The favours of Charles were continued to Tommaso by his successor, and emulated by the principal families of the city; the chapel de' Minutoli, named by Boccaccio, was storied by him with subjects drawn from the Saviour's passion; and others from the life of S. Gennaro, and some sainted bishops, by his hand, are said still to exist in a roomy chapel of the ancient Episcopio. Some semblance of the same saint in S. Angelo a Nido, formerly S. Michele, is considered as his work, and some fragments have survived of others, with dates of 1270 and 1275. He was the master of Filippo Tesauro, who painted in the church of S. Restituta the life of S. Nicholas the Hermit, the only fresco of his which has reached our time.[105]

About 1325, Giotto was invited by King Robert to Naples, for the purpose of painting the church of Sta.

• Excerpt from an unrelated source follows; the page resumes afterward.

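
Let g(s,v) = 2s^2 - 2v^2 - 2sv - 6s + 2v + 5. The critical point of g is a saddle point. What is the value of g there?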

Chiara; he came and filled it with Gospel history, and apocalyptic mysteries, from inventions, said in the time of Vasari to have been formerly communicated to him by Dante. These works, because they darkened the church, were whitewashed in the beginning of the last century, with the exception of a Madonna called della Grazia, and some other sainted image, preserved by female piety. Giotto conducted other works in Sta. Maria Coronata, and still others, which no longer exist in the Castle dell' Uovo. Maestro Simone, a Cremonese, according to some, but more probably a native of Naples, was the chosen partner of these works, and from so distinguished a choice, acquired some celebrity himself: from the resemblance of his style to Tesauro and to Giotto, he might have been the pupil of either, and was perhaps of both. Certain it is, that after the departure of Giotto, he received from Robert and Queen Sancia, many important commissions for various churches, and especially that of S. Lorenzo; there he painted Robert receiving the crown from his brother Lewis, Bishop of Toulouse, but died before he could finish the compartment of the chapel dedicated to that prelate after his demise and canonization. Though confessedly inferior in invention, character, and suavity of tone, he has nearly reached Giotto in some of his works: such as the dead Christ supported by his mother, in the church dell' Incoronata, and the Madonna with the Infant, on a gold-ground, now in the convent of the church della Croce, supposed by some to have been painted in oil.[106]

Simone had a son, Francesco di Simone, who died in 1360. His works are not numerous, but what has reached our days in the Capitolo di S. Lorenzo, is distinguished by an air of superior dignity and grace. Two other pupils of Simone, Gennaro di Cola and Stefanone, a similarity of manner associated in several public works, such as the chapel of S. Lewis, begun by Simone, and what still exists in S. Giovanni da Carbonara of subjects relative to our Lady. They are similar, however, without monotony. Gennaro, impressed by the difficulties of his art, and bent to overcome each obstacle by labour, appears precise, studied, and hard. Stefanone, guided by a spirit which in better days might have been called genius, boldly executed what he had conceived with warmth.